We’ve created an R Shiny app for viewing data. On the server we log the time needed to query the database. The users report longer waiting times than the query time we log. What is R Shiny doing?
Looking under the hood of R Shiny we discovered it uses websockets for communication. (https://unleash-shiny.rinterface.com/shiny-intro.html#debug-websocket-with-shiny) There is a way to see the messages send back-and-forth in the developer tools network tab. Red is download and green is upload.

We can see that a query that takes 0.1 seconds takes 1.2 seconds (previous green message until last red message) before the user sees the result. This is caused by the amount of data that is returned. The difference of 1 second is not something a user wil notice.

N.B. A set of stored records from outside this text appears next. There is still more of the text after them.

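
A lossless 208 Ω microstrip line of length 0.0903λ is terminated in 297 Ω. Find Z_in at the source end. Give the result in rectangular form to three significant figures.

Z_in ≈ 228 − j75.3 Ω

βl = 2π × 0.0903 = 32.5°
tan(βl) = tan(32.5°) = 0.637
Z_in = Z_0·(Z_L + jZ_0·tanβl)/(Z_0 + jZ_L·tanβl)
     = 208·(297 + j133)/(208 + j189)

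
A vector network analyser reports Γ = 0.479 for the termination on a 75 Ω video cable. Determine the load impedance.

Z_L = Z_0·(1 + Γ)/(1 − Γ) = 75·(1.48)/(0.521)

Z_L ≈ 213 Ω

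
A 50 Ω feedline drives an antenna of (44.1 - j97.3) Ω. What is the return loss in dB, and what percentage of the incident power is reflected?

Γ = (-5.9 − j97.3)/(94.1 − j97.3), |Γ| = 0.72
RL = −20·log₁₀(0.72) = 2.85 dB
P_refl/P_inc = |Γ|² = 0.519

RL ≈ 2.85 dB; 51.9% of incident power reflected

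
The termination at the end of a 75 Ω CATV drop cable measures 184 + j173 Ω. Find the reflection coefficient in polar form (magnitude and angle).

Γ = (Z_L − Z_0)/(Z_L + Z_0) = (109 + j173)/(259 + j173)
|Γ| = 204/311 = 0.656

Γ ≈ 0.656 ∠ 24°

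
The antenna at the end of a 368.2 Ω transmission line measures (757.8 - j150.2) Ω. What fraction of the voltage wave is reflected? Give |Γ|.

Γ = (Z_L − Z_0)/(Z_L + Z_0) = (389.6 − j150.2)/(1126 − j150.2)
|Γ| = 418/1140

|Γ| ≈ 0.368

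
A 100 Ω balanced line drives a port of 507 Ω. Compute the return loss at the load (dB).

Γ = (507 − 100)/(507 + 100) = 0.671
RL = −20·log₁₀|Γ| = −20·log₁₀(0.671)

RL ≈ 3.47 dB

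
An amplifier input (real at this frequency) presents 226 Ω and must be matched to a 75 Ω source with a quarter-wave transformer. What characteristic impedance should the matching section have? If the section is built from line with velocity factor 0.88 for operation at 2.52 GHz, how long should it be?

Z_qwt = √(Z_0·R_L) = √(75 × 226) = √16950
λ = 0.88·c/f = 0.105 m, so l = λ/4 = 0.0262 m

Z_qwt ≈ 130 Ω; length ≈ 2.62 cm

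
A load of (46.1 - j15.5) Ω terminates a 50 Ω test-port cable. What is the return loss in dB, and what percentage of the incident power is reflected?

RL ≈ 15.7 dB; 2.7% of incident power reflected

Γ = (-3.9 − j15.5)/(96.1 − j15.5), |Γ| = 0.164
RL = −20·log₁₀(0.164) = 15.7 dB
P_refl/P_inc = |Γ|² = 0.027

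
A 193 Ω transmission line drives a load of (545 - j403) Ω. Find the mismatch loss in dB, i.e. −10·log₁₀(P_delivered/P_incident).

mismatch loss ≈ 2.25 dB

Γ = (352 − j403)/(738 − j403), |Γ| = 0.636
|Γ|² = 0.405, so P_del/P_inc = 1 − |Γ|² = 0.595
ML = −10·log₁₀(1 − |Γ|²)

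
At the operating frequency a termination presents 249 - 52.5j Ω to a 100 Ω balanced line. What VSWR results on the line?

VSWR ≈ 2.62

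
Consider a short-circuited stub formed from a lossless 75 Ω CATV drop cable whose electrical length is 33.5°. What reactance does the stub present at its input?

tan(βl) = 0.662
For a short-circuited stub, Z_in = jZ_0·tan(βl)

X_in ≈ 49.6 Ω (inductive)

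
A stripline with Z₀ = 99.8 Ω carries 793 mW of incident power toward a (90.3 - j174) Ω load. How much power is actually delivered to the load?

P_delivered ≈ 430 mW

|Γ| = |(-9.5 − j174)/(190.1 − j174)| = 0.676
|Γ|² = 0.457
P_refl = |Γ|²·P_inc = 363 mW, P_del = (1 − |Γ|²)·P_inc = 430 mW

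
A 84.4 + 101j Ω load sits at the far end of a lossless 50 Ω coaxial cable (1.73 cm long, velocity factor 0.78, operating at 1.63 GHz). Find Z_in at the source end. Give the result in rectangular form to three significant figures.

Z_in ≈ 47.4 − j79.9 Ω

λ = v/f = 0.78·c / 1.63 GHz = 0.144 m
βl = 2π·l/λ = 2π × 0.121 = 43.4°
tan(βl) = tan(43.4°) = 0.945
Z_in = Z_0·(Z_L + jZ_0·tanβl)/(Z_0 + jZ_L·tanβl)
     = 50·(84.4 + j148)/(-45.5 + j79.8)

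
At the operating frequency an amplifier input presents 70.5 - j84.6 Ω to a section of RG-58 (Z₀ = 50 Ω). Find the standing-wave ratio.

VSWR ≈ 3.89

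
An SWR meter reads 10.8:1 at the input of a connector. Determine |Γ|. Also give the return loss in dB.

|Γ| = (S − 1)/(S + 1) = (10.8 − 1)/(10.8 + 1) = 9.8/11.8
RL = −20·log₁₀|Γ| = −20·log₁₀(0.831)

|Γ| ≈ 0.831; return loss ≈ 1.61 dB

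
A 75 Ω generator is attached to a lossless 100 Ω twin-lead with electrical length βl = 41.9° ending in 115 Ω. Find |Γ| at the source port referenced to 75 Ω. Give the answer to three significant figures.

|Γ| ≈ 0.165

tan(βl) = 0.897
Z_in = Z_0·(Z_L + jZ_0·tanβl)/(Z_0 + jZ_L·tanβl) = 101 − j14 Ω
Γ_s = (Z_in − Z_s)/(Z_in + Z_s) = (25.5 − j14)/(176 − j14), |Γ_s| = 0.165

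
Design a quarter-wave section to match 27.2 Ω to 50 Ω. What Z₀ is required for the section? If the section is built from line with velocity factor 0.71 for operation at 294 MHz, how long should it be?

Z_qwt ≈ 36.9 Ω; length ≈ 18.1 cm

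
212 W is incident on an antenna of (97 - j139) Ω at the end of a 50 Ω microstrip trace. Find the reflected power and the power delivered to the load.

|Γ| = |(47 − j139)/(147 − j139)| = 0.725
|Γ|² = 0.526
P_refl = |Γ|²·P_inc = 112 W, P_del = (1 − |Γ|²)·P_inc = 100 W

P_reflected ≈ 112 W; P_delivered ≈ 100 W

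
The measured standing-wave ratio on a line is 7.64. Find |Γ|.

|Γ| ≈ 0.769

|Γ| = (S − 1)/(S + 1) = (7.64 − 1)/(7.64 + 1) = 6.64/8.64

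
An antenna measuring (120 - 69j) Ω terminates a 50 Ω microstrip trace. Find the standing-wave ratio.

Γ = (Z_L − Z_0)/(Z_L + Z_0) = (70 − j69)/(170 − j69)
|Γ| = 98.3/183 = 0.536
VSWR = (1 + |Γ|)/(1 − |Γ|) = 1.54/0.464

VSWR ≈ 3.31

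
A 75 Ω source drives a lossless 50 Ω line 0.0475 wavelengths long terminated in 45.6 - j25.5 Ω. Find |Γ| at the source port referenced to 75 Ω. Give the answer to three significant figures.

βl = 2π × 0.0475 = 17.1°
tan(βl) = 0.308
Z_in = Z_0·(Z_L + jZ_0·tanβl)/(Z_0 + jZ_L·tanβl) = 35.2 − j17.3 Ω
Γ_s = (Z_in − Z_s)/(Z_in + Z_s) = (-39.8 − j17.3)/(110 − j17.3), |Γ_s| = 0.389

|Γ| ≈ 0.389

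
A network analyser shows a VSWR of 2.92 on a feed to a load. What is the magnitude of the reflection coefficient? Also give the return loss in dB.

|Γ| = (S − 1)/(S + 1) = (2.92 − 1)/(2.92 + 1) = 1.92/3.92
RL = −20·log₁₀|Γ| = −20·log₁₀(0.49)

|Γ| ≈ 0.49; return loss ≈ 6.2 dB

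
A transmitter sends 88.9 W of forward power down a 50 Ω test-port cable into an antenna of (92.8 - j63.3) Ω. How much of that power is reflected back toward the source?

|Γ| = |(42.8 − j63.3)/(142.8 − j63.3)| = 0.489
|Γ|² = 0.239
P_refl = |Γ|²·P_inc = 21.3 W, P_del = (1 − |Γ|²)·P_inc = 67.6 W

P_reflected ≈ 21.3 W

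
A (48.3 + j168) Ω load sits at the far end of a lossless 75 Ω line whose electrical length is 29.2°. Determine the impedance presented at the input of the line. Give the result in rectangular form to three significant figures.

Z_in ≈ 328 − j364 Ω

tan(βl) = tan(29.2°) = 0.559
Z_in = Z_0·(Z_L + jZ_0·tanβl)/(Z_0 + jZ_L·tanβl)
     = 75·(48.3 + j210)/(-18.9 + j27)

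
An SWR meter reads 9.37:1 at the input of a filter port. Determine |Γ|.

|Γ| ≈ 0.807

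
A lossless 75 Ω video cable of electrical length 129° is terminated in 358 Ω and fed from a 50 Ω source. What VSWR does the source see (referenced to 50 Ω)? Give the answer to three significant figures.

tan(βl) = -1.23
Z_in = Z_0·(Z_L + jZ_0·tanβl)/(Z_0 + jZ_L·tanβl) = 25.3 + j56.4 Ω
Γ_s = (Z_in − Z_s)/(Z_in + Z_s) = (-24.7 + j56.4)/(75.3 + j56.4), |Γ_s| = 0.655
VSWR = (1 + |Γ_s|)/(1 − |Γ_s|)

VSWR ≈ 4.79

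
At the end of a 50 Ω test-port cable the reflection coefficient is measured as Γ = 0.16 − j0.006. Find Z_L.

Z_L = Z_0·(1 + Γ)/(1 − Γ) = 50·(1.16 − j0.006)/(0.84 + j0.006)

Z_L ≈ 69 − j0.85 Ω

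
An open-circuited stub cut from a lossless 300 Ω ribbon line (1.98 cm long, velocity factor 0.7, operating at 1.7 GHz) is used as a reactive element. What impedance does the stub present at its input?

Z_in ≈ −j190 Ω

λ = v/f = 0.7·c / 1.7 GHz = 0.124 m
βl = 2π·l/λ = 2π × 0.16 = 57.7°
tan(βl) = 1.58
For an open-circuited stub, Z_in = −jZ_0·cot(βl) = −jZ_0/tan(βl)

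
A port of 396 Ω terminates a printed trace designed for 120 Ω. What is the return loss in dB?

Γ = (396 − 120)/(396 + 120) = 0.535
RL = −20·log₁₀|Γ| = −20·log₁₀(0.535)

RL ≈ 5.43 dB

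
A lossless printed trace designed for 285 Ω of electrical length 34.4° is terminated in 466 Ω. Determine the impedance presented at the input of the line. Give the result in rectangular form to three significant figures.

Z_in ≈ 304 − j145 Ω

tan(βl) = tan(34.4°) = 0.685
Z_in = Z_0·(Z_L + jZ_0·tanβl)/(Z_0 + jZ_L·tanβl)
     = 285·(466 + j195)/(285 + j319)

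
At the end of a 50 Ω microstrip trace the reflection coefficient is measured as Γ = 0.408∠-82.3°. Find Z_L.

Z_L = Z_0·(1 + Γ)/(1 − Γ) = 50·(1.05 − j0.404)/(0.945 + j0.404)

Z_L ≈ 39.4 − j38.2 Ω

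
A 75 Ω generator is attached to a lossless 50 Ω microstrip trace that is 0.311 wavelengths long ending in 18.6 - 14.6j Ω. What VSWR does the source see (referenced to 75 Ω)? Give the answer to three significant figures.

VSWR ≈ 1.98

βl = 2π × 0.311 = 112°
tan(βl) = -2.48
Z_in = Z_0·(Z_L + jZ_0·tanβl)/(Z_0 + jZ_L·tanβl) = 143 − j22.7 Ω
Γ_s = (Z_in − Z_s)/(Z_in + Z_s) = (68.4 − j22.7)/(218 − j22.7), |Γ_s| = 0.328
VSWR = (1 + |Γ_s|)/(1 − |Γ_s|)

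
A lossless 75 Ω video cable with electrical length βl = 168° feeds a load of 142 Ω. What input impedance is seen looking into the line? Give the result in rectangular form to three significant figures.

Z_in ≈ 128 + j35.5 Ω

tan(βl) = tan(168°) = -0.213
Z_in = Z_0·(Z_L + jZ_0·tanβl)/(Z_0 + jZ_L·tanβl)
     = 75·(142 − j15.9)/(75 − j30.2)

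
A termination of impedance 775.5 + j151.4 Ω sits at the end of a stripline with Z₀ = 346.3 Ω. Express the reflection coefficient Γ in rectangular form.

Γ = (Z_L − Z_0)/(Z_L + Z_0) = (429.2 + j151.4)/(1122 + j151.4)

Γ ≈ 0.394 + j0.0818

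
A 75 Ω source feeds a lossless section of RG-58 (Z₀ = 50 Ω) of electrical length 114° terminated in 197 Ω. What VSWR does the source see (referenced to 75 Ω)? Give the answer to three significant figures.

VSWR ≈ 5.39

tan(βl) = -2.25
Z_in = Z_0·(Z_L + jZ_0·tanβl)/(Z_0 + jZ_L·tanβl) = 15 + j20.6 Ω
Γ_s = (Z_in − Z_s)/(Z_in + Z_s) = (-60 + j20.6)/(90 + j20.6), |Γ_s| = 0.687
VSWR = (1 + |Γ_s|)/(1 − |Γ_s|)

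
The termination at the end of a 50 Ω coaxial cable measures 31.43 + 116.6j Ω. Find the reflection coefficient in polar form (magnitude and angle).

Γ ≈ 0.83 ∠ 44°

Γ = (Z_L − Z_0)/(Z_L + Z_0) = (-18.57 + j116.6)/(81.43 + j116.6)
|Γ| = 118/142 = 0.83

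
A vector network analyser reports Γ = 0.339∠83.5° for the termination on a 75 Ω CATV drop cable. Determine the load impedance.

Z_L ≈ 63.9 + j48.7 Ω

Z_L = Z_0·(1 + Γ)/(1 − Γ) = 75·(1.04 + j0.337)/(0.962 − j0.337)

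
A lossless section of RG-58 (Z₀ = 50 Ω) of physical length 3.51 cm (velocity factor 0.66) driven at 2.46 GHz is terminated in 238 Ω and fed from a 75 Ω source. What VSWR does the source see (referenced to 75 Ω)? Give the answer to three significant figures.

λ = v/f = 0.66·c / 2.46 GHz = 0.0805 m
βl = 2π·l/λ = 2π × 0.436 = 157°
tan(βl) = -0.425
Z_in = Z_0·(Z_L + jZ_0·tanβl)/(Z_0 + jZ_L·tanβl) = 55.2 + j90.4 Ω
Γ_s = (Z_in − Z_s)/(Z_in + Z_s) = (-19.8 + j90.4)/(130 + j90.4), |Γ_s| = 0.584
VSWR = (1 + |Γ_s|)/(1 − |Γ_s|)

VSWR ≈ 3.8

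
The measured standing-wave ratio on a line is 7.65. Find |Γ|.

|Γ| = (S − 1)/(S + 1) = (7.65 − 1)/(7.65 + 1) = 6.65/8.65

|Γ| ≈ 0.769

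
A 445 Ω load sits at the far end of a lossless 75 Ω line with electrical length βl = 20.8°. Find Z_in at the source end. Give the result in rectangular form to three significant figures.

tan(βl) = tan(20.8°) = 0.38
Z_in = Z_0·(Z_L + jZ_0·tanβl)/(Z_0 + jZ_L·tanβl)
     = 75·(445 + j28.5)/(75 + j169)

Z_in ≈ 83.8 − j160 Ω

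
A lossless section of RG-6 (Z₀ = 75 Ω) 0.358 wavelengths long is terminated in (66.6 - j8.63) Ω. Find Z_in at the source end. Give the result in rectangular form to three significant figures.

βl = 2π × 0.358 = 129°
tan(βl) = tan(129°) = -1.24
Z_in = Z_0·(Z_L + jZ_0·tanβl)/(Z_0 + jZ_L·tanβl)
     = 75·(66.6 − j102)/(64.3 − j82.6)

Z_in ≈ 86.8 − j7.08 Ω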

Imagine a query that takes 3 seconds and produces a lot of data. Then the user will wait for a lot longer and the query time is way off from what the user experiences. Also the rendering of the actual table will be slower since it has more data to process. We need to know the time it takes to show the data to the user.
The data is displayed with DT (https://rstudio.github.io/DT/) which has all sorts of events. The callback is most promising and fires some javascript after the data is presented to the user. So we wrote some code to send this event back to the server and log the time it needed for the data to be send and the callback was fired. The code looked something like this:
library(DT)
js <- c(
"var start = DATE_FROM_SERVER_HERE;",
"Shiny.onInputChange('render_done', start);"
)
ui <- fluidPage(
DTOutput("table")
)
server <- function(input, output, session){
observeEvent(input$render_done, { HANDLE_LOGGING_OF_TIME_NEEDED })
output[["table"]] <- renderDT({
datatable(
iris,
callback = JS(js)
)
})
}
shinyApp(ui, server)
We now have a better understanding of the user experience when it comes to response times. The query was fast enough, but the rendering took too long. Now we can start fixing this.